Pero, ¿fe en qué?, el Credo estaba destruido. No quedaba nada en lo que pudiera creer, incluso el mismo Fruto parecía desvanecerse mientras calcinaba los restos de Macchiavello. No había nada por lo que luchar. Veintidós cadáveres así lo confirmaban, mientras me iba transformando ya en el vigésimo tercero. Sólo me quedabas tú, querida hermana, pensé en ti de repente, en tu sonrisa, en el dolor y alegrías que juntos compartimos durante todos estos años. En aquella vez que me pediste el retiro del Credo porque te habías enamorado. Y ahora, mírate, eres una adorable abuela, una mujer feliz y realizada. Yo, hermana mía, decidí seguir en este camino, y sólo me quedaba recordarte para darme fuerza y valor. Realicé aquel último salto de fe y no salió del todo bien, pero al menos había conseguido sobrevivir. La torre se derrumbaba junto con el Fruto mientras yo me alejaba del lugar a paso lento, muy lento. Casi no sentía que avanzaba.

Pasaron algunas horas, días, o no lo sé, porque habré perdido el conocimiento, presumo. Desperté en la cabaña de una familia del barrio más pobre de Acre, sagrado lugar en el que Altaïr conociera a su amada María hace trescientos años; te habré narrado la historia un par de veces. En eso pensaba mientras las mujeres de la casa atendían mis heridas, pero ya era muy tarde, sus rostros me lo decían sin hipérbole alguna. Tuve la suerte de que haya alguien aquí que supiera leer y escribir, y me ayudara a redactarte esta carta, querida Claudia. Así es, este es su puño y letra; a que es una letra encantadora, nada comparada con la mía, que siempre ha sido muy poco legible, y eso desde que éramos niños, ¿lo recuerdas?, espero que sí.

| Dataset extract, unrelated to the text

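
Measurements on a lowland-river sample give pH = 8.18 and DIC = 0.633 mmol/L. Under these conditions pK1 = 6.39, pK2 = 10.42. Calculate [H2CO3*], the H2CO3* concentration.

[CO2*] = 10.0 μmol/L

α₀ = 1 / (1 + K1/[H⁺] + K1K2/[H⁺]²) = 1 / (1 + 10^+1.79 + 10^-0.45)
   = 1 / (1 + 61.660 + 0.35481) = 1/63.014 = 0.01587
[CO2*] = α₀ × DIC = 0.01587 × 0.633 = 0.0100 mmol/L = 10.0 μmol/L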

Creo que ha llegado el momento de la despedida, pues este pobre muchacho lleva escribiendo más de seis horas mientras parece asombrado de mi lucidez para narrar. Creo que me ve como un cadáver parlante o algo así. Quizás tenga razón en su inocente apreciación. Tal vez ya esté muerto y sólo me haya dado las fuerzas para dictarle esta carta. En todo caso, te pido que, una vez llegue a tus manos, la guardes como mi primer, único y último legado. Y si este Credo continúa, lo cual ya dependerá de tu decisión, espero perdones y enmiendas mis errores. Que la justicia sea siempre lo que guíe la punta de nuestros aceros. Y no olvides nunca nuestro lema: «Nada es verdad, todo está permitido».

Addio, hermana mía.

Per sempre tuyo, Ezio.


Inspirado en la magnífica saga de videojuegos, Assassin’s Creed.